Bartlett's squadron, which trains and advises Iraqi helicopter operations, is part of the Coalition Air Forces Transition Team that is rebuilding Iraq's air force. When the squadron started its mission a year ago, Iraqi helicopter pilots were involved in very few operations -- "just a couple of training missions a week," Bartlett said. However, by the end of 2007, the squadron had amassed "almost 3,000 flying miles and over 500 combat missions" with Iraqi pilots, he said.
The increase, he said, is due largely to training efforts by the coalition and Iraqi pilots.
"The Iraqi air force is focused on building (a) system of capabilities to fight counterinsurgency. A key piece to that is being able to train their ... pilots and their support personnel and to be able to have the capability to make that training self-sustaining," Bartlett explained.

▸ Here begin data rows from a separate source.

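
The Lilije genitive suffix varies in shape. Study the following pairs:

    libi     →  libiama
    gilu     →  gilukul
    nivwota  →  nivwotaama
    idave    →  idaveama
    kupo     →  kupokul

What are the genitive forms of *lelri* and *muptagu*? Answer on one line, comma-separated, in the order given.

lelriama, muptagukul

Looking at the last vowel of each stem: -kul when the last vowel of the stem is a rounded vowel (*gilu*, *kupo*); -ama when the last vowel of the stem is an unrounded vowel (*libi*, *nivwota*, *idave*).
*lelri*: last vowel = /i/, an unrounded vowel → -ama → *lelriama*.
*muptagu* — last vowel /u/ (a rounded vowel) → -kul → *muptagukul*.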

The 770th Air Expeditionary Squadron initiated a course in which beginning pilots learn basic skills in Bell 206 helicopters, then are transitioned into flying Bell UH-1 and MI-17 helicopters and participating in combat missions with coalition forces, Bartlett said. Another unit in the coalition transition team offers full undergraduate pilot training to the Iraqis, he said.

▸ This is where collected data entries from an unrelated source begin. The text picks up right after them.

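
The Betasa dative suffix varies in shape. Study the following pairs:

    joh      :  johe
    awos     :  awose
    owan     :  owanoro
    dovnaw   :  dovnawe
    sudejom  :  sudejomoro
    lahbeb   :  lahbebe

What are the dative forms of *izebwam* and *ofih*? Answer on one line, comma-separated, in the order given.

izebwamoro, ofihe

The pattern is nasality of the final consonant: -oro when the stem ends in a nasal (*owan*, *sudejom*); -e when the stem ends in a non-nasal consonant (*joh*, *awos*, *dovnaw*, *lahbeb*).
Since the final consonant of *izebwam* is /m/ (a nasal), it takes -oro, giving *izebwamoro*.
The final consonant of *ofih* is /h/, which is non-nasal, so the suffix is -e, giving *ofihe*.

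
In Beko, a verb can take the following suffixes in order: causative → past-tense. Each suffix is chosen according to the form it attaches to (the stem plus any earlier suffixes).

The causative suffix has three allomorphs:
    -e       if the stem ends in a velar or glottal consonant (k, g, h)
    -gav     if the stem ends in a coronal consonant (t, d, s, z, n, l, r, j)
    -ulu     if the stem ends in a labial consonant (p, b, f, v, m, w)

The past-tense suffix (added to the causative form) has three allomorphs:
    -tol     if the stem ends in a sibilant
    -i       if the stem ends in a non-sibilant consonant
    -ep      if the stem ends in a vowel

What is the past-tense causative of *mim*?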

"We have the first Iraqi trained pilots, modern-era, to come through our UH-1 course, to graduate there, and to go out and fly combat missions over Baghdad," he said. "We've also reached the point this year where the Iraqis have been able to fly combat missions by themselves."
The increased numbers of Iraqi aircraft in flight have had a positive effect on the attitudes of the country's people, Bartlett said.
"People have come to recognize the sound of the Iraqi helicopters, and the mothers are actually bringing their children outside to see the helicopters. Kids are looking up from the soccer fields, and there's a lot of waving going on," he said. "There is a lot of pride in the fact that the Iraqi air force is flying. It is a visible symbol of the government of Iraq, and this is very valuable in the counterinsurgency campaign."
To provide for long-term sustainment, the coalition is recruiting qualified individuals from the old regime to gradually take over training of the "new generation" of Iraqi air force members, Bartlett said.
"Over the course of the next few years, some of these individuals from the old regime will be very valuable to help bring that experience in," he said.
(Kristen Noel works for the New Media branch of American Forces Information Service.)